On March 24, 2017, the date of the drug test, Ms. Salazar arrived at Roberts' apartment near noon they kissed and "chilled out." Around 1:00 or 1:30 pm, she went into the kitchen to take her medicine. She did not tell Roberts what she was doing and he did not see her take the medicine. She opened the capsule, poured the contents into her mouth, then washed it down with water. Roberts could not count the number of times they kissed between 1:00 pm and the doping control officer's arrival.

Salazar has an issue swallowing pills so she was given the drug in capsule form and ingested them in the same way each time she took them.

When Roberts learned he tested positive for probenecid, Salazar said she Googled moxylong and learned the capsule contained 500 mg of amoxicillin, and another 500 mg of probenecid. Luckily, she still had one capsule left and when the Banned Substances Control Group tested the drug, it found ".442 grams of material that tested positive for probenecid."

One of Roberts's expert witnesses in his hearing with the arbitrator was Dr.
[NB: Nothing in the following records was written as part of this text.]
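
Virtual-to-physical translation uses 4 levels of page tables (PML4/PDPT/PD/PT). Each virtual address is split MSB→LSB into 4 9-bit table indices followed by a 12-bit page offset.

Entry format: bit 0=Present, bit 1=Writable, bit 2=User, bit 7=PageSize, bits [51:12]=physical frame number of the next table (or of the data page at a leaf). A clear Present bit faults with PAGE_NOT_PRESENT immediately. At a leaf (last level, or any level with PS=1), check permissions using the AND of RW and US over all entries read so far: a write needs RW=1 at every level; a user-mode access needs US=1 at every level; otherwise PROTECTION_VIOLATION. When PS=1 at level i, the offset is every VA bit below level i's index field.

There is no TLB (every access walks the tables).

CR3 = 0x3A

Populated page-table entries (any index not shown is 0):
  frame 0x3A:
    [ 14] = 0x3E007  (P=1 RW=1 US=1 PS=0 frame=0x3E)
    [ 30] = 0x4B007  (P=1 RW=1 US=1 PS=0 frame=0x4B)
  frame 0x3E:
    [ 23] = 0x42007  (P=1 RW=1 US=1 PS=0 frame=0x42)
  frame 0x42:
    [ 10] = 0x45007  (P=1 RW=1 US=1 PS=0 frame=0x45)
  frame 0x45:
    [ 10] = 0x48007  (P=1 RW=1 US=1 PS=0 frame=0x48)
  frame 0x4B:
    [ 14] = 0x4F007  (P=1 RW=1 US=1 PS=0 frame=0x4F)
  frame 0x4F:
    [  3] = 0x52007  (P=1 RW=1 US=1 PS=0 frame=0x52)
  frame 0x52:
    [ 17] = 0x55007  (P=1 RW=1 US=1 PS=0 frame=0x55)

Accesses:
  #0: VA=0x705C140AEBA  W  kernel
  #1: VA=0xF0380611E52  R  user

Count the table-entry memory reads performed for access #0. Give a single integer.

Per-access translation:
#0 VA=0x705C140AEBA (w,kernel):
  L0: frame=0x3A idx=14 entry=0x3E007 [P=1 RW=1 US=1 PS=0]
  L1: frame=0x3E idx=23 entry=0x42007 [P=1 RW=1 US=1 PS=0]
  L2: frame=0x42 idx=10 entry=0x45007 [P=1 RW=1 US=1 PS=0]
  L3: frame=0x45 idx=10 entry=0x48007 [P=1 RW=1 US=1 PS=0]
  → PA=0x48EBA  (4 entries read)
#1 VA=0xF0380611E52 (r,user):
  L0: frame=0x3A idx=30 entry=0x4B007 [P=1 RW=1 US=1 PS=0]
  L1: frame=0x4B idx=14 entry=0x4F007 [P=1 RW=1 US=1 PS=0]
  L2: frame=0x4F idx=3 entry=0x52007 [P=1 RW=1 US=1 PS=0]
  L3: frame=0x52 idx=17 entry=0x55007 [P=1 RW=1 US=1 PS=0]
  → PA=0x55E52  (4 entries read)

Entries read for #0: 4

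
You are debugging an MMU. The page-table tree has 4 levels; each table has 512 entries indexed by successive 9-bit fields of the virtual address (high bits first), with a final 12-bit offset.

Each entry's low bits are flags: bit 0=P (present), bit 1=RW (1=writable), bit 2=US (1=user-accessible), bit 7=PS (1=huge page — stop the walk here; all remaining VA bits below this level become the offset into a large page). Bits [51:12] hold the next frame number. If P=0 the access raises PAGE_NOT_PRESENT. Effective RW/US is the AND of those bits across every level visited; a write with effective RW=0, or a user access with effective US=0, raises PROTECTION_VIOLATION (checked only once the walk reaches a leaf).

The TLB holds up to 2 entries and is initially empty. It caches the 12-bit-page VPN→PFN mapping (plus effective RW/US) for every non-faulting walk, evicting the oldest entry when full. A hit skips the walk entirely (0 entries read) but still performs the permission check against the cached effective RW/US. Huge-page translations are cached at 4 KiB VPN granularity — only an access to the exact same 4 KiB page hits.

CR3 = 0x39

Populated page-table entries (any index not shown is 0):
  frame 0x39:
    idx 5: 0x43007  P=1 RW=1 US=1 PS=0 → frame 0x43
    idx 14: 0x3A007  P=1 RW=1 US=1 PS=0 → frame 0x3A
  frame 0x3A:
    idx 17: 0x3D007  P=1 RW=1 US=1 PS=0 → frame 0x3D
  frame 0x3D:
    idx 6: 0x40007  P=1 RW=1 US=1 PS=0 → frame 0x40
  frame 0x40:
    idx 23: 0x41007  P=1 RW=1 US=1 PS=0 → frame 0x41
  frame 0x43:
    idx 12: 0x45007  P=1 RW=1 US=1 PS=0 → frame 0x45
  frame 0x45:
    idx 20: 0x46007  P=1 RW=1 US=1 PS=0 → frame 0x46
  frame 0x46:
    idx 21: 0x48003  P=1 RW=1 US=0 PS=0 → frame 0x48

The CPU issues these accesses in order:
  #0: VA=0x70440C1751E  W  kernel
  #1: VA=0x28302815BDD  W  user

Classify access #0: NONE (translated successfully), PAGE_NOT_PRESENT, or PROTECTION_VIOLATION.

Per-access translation:
#0 VA=0x70440C1751E (w,kernel):
  L0 @0x39[14] → 0x3A007  P=1,RW=1,US=1,PS=0
  L1 @0x3A[17] → 0x3D007  P=1,RW=1,US=1,PS=0
  L2 @0x3D[6] → 0x40007  P=1,RW=1,US=1,PS=0
  L3 @0x40[23] → 0x41007  P=1,RW=1,US=1,PS=0
  ⇒ phys 0x4151E  [4 reads]
#1 VA=0x28302815BDD (w,user):
  L0 @0x39[5] → 0x43007  P=1,RW=1,US=1,PS=0
  L1 @0x43[12] → 0x45007  P=1,RW=1,US=1,PS=0
  L2 @0x45[20] → 0x46007  P=1,RW=1,US=1,PS=0
  L3 @0x46[21] → 0x48003  P=1,RW=1,US=0,PS=0
  → PROTECTION_VIOLATION  (4 entries read)

Access #0 fault: NONE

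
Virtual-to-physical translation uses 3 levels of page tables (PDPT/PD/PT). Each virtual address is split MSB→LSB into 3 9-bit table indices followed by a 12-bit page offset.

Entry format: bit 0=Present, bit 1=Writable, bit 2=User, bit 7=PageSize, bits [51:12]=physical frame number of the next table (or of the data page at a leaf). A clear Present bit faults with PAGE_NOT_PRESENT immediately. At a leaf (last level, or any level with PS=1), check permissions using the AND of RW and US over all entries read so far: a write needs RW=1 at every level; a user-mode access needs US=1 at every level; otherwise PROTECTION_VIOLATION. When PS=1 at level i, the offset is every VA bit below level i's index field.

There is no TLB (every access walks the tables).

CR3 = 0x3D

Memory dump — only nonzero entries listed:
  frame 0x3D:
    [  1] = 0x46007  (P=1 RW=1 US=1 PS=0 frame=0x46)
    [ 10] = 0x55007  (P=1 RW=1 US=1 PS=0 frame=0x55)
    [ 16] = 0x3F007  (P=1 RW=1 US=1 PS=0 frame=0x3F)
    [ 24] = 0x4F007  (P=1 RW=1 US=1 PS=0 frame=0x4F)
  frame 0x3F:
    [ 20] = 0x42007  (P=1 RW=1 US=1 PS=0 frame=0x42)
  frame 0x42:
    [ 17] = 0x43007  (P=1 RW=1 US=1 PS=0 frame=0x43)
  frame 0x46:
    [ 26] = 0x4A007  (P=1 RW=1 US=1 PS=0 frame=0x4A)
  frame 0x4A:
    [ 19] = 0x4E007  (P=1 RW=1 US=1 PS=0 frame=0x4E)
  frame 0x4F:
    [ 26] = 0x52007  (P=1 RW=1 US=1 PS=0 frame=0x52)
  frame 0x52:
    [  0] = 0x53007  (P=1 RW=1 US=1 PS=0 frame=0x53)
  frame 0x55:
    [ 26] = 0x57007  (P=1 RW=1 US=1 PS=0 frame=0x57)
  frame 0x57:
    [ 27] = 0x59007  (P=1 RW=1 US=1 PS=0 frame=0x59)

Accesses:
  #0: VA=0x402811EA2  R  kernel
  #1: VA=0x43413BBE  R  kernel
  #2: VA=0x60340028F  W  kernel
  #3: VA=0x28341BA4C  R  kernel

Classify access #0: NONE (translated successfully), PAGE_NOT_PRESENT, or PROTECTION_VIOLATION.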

Pascal Kintz, a drug testing expert, who argued that his "very low concentration of probenecid" wasn't enough to work as a masking agent, and was "more than likely" transmitted by some hot-and-heavy smooch time.

If you think that this whole kissing argument is new territory, you've got another thing coming. Last year, Canadian pole vaulter Shawn Barber was ruled without fault as well, after claiming the cocaine found in his system was the result of kissing a Craigslist "casual encounter" who had been doing the drug in their hotel bathroom.